Now that I'm back, I will look at this. I'll address the main points in separate comments so each thread has one theme.

epiben commented 3 months ago

Adding unit_source_concept_id and unit_source_value

Columns with the _source_concept_id usually mean that the source data uses a vocab that exists in OMOP. ICD-10 and ATC are examples. E.g. condition_source_concept_id: "If the CONDITION_SOURCE_VALUE is coded in the source data using an OMOP supported vocabulary put the concept id representing the source value here." (see this)

Therefore, I'm not sure unit_source_concept_id is the best term, and I'm not really convinced we need it. unit_source_value makes sense indeed.

epiben commented 3 months ago

Adding "text" as concept_lookup_stem

This makes perfect sense, and I agree with the implementation except maybe the term "text". I think it might be better to use something like "freetext" to set it apart from the text data type.

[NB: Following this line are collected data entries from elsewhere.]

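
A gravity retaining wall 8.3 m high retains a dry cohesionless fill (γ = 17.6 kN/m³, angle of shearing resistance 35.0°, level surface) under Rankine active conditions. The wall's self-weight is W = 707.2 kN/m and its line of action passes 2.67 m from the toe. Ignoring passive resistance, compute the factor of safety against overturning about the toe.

4.15

K_a = tan²(45° − 35.0°/2) = 0.2710.
P_a = ½K_aγH² = 0.5×0.2710×17.6×8.3² = 164.3 kN/m, acting at H/3 = 2.767 m above the base.
Overturning moment M_o = P_a × H/3 = 164.3 × 2.767 = 454.5.
Resisting moment M_r = W × 2.67 = 707.2 × 2.67 = 1888.
FS_overturning = M_r/M_o = 1888/454.5 = 4.154.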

I might even think that the way this new text type behaves is actually how the categorical one should behave, and the current categorical should be binary or boolean instead. Are we willing to go down that path?

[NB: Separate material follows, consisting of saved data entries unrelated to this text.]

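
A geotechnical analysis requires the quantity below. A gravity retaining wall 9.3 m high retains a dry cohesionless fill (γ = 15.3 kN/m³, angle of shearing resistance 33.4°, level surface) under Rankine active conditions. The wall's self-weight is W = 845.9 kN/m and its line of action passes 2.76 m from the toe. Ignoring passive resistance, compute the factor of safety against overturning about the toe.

3.93

K_a = tan²(45° − 33.4°/2) = 0.2899.
P_a = ½K_aγH² = 0.5×0.2899×15.3×9.3² = 191.8 kN/m, acting at H/3 = 3.100 m above the base.
Overturning moment M_o = P_a × H/3 = 191.8 × 3.100 = 594.7.
Resisting moment M_r = W × 2.76 = 845.9 × 2.76 = 2335.
FS_overturning = M_r/M_o = 2335/594.7 = 3.926.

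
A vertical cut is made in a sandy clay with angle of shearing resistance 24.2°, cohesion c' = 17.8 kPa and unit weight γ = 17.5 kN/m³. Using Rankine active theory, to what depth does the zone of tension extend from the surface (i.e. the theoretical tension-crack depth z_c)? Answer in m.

3.14 m

K_a = tan²(45° − 24.2°/2) = 0.4185; √K_a = 0.6469.
The active pressure is zero where K_a γ z = 2c√K_a, so z_c = 2c/(γ√K_a) = 2×17.8/(17.5×0.6469) = 3.145 m.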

daplaci commented 3 months ago

agree I just thought it would be a bit easier to query all the source having the same unit concept id in the source data, without accounting for kPa or kpa or these kind of differences. we can easily leave it out and stop filling the column if we think it does not make sense

daplaci commented 3 months ago

Adding "text" as concept_lookup_stem

This makes perfect sense, and I agree with the implementation except maybe the term "text". I think it might be better to use something like "freetext" to set it apart from the text data type.

I might even think that the way this new text type behaves is actually how the categorical one should behave, and the current categorical should be binary or boolean instead. Are we willing to go down that path?

I think you are right but I would include it as a future enanchment and pospone the implementation of the bool later on

epiben commented 3 months ago

agree I just thought it would be a bit easier to query all the source having the same unit concept id in the source data, without accounting for kPa or kpa or these kind of differences. we can easily leave it out and stop filling the column if we think it does not make sense

I get your point, but the current implementation actually violates the CDM documentation: "If the UNIT_SOURCE_VALUE is coded in the source data using an OMOP supported vocabulary put the concept id representing the source value here [UNIT_SOURCE_CONCEPT_ID].". So, we probably shouldn't do it.

epiben commented 3 months ago

The rest looks good to me. We need validation of the mappings, but except for the ones I've "tagged" with comments, I didn't find anything suspicious.

daplaci commented 3 months ago

agree I just thought it would be a bit easier to query all the source having the same unit concept id in the source data, without accounting for kPa or kpa or these kind of differences. we can easily leave it out and stop filling the column if we think it does not make sense

I get your point, but the current implementation actually violates the CDM documentation: "If the UNIT_SOURCE_VALUE is coded in the source data using an OMOP supported vocabulary put the concept id representing the source value here [UNIT_SOURCE_CONCEPT_ID].". So, we probably shouldn't do it.

Fixed in 57d3efe